Preparation time: 25 minutes
Servings: 3
This Sichuan-style cold noodle salad is perfect during hot summer days! It is also super easy and quick to make: try it now!
INGREDIENTS
- 250g wheat noodles
- 150g chicken breast
- 100g bean sprouts
- 1 small carrot
- ½ cucumber
- 2 spring onions
- 1 Tbsp Shaoxing rice wine
- Ginger
- Peanuts
- Oil
- Sesame seeds
Sauce mix:
- 1 Tbsp chili oil with dried shrimps and black beans
- ½ Tbsp premium light soy sauce
- 1½ Tbsp rice vinegar
- 1 Tbsp sugar
- Sichuan pepper powder
PREPARATION
Slice the carrot, cucumber, ginger and spring onions into thin strips. Finely chop the garlic. Roughly chop the peanuts. Put aside half of the spring onions and ginger for the garnish. Blanch the bean sprouts briefly in boiling water. Take them out and rinse with cold water.
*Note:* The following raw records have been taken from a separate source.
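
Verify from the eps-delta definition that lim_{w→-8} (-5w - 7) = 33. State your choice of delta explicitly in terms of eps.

Let eps > 0 be given. We need delta > 0 so that 0 < |w + 8| < delta implies |(-5w - 7) − 33| < eps.
|(-5w - 7) − 33| = |-5w - 40| = 5|w + 8|.
So 5|w + 8| < eps exactly when |w + 8| < eps/5.
Take delta = eps/5. If 0 < |w + 8| < delta then |(-5w - 7) − 33| = 5|w + 8| < 5·(eps/5) = eps.

delta = eps/5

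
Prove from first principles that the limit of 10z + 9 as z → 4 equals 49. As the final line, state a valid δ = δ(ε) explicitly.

δ = ε/10

Suppose ε > 0. We need δ > 0 so that 0 < |z − 4| < δ implies |(10z + 9) − 49| < ε.
|(10z + 9) − 49| = |10z - 40| = 10|z − 4|.
So 10|z − 4| < ε exactly when |z − 4| < ε/10.
Choosing δ = ε/10 gives |(10z + 9) − 49| = 10|z − 4| < ε whenever |z − 4| < δ.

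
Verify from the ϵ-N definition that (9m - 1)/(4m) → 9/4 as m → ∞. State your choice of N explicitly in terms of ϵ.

Let ϵ > 0. For m ≥ 1, |(9m - 1)/(4m) − (9/4)| = |-4|/(4(4m)) = 4/(4(4m)).
Since 4m ≥ 4m for m ≥ 1, this is ≤ 4/(4·4m) = (1/4)/m.
So |(9m - 1)/(4m) − (9/4)| < ϵ whenever m > (1/4)/ϵ.
Take N = (1/4)/ϵ. If m > N then |(9m - 1)/(4m) − (9/4)| ≤ (1/4)/m < ϵ.

N = (1/4)/ϵ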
Bring 1 liter of water to a boil. Add the noodles. Cook the noodles for 2 minutes until al dente. Take out the noodles and rinse them with cold water.
Bring 500 ml of water to a boil, together with the chicken breast. Boil the chicken until done. Take it out and shred the chicken with 2 forks. Then add 1 tablespoon of Shaoxing rice wine, and add half of the spring onions and ginger. Put it aside.
Mix the ingredients for the sauce mix in a bowl.
Put the cooled noodles in a bowl. Top it with the chicken pieces, cucumber, bean sprouts, carrot, peanuts and the leftover spring onions. Add 1 tablespoon of sauce mix. Stir well. Sprinkle some sesame seeds on top.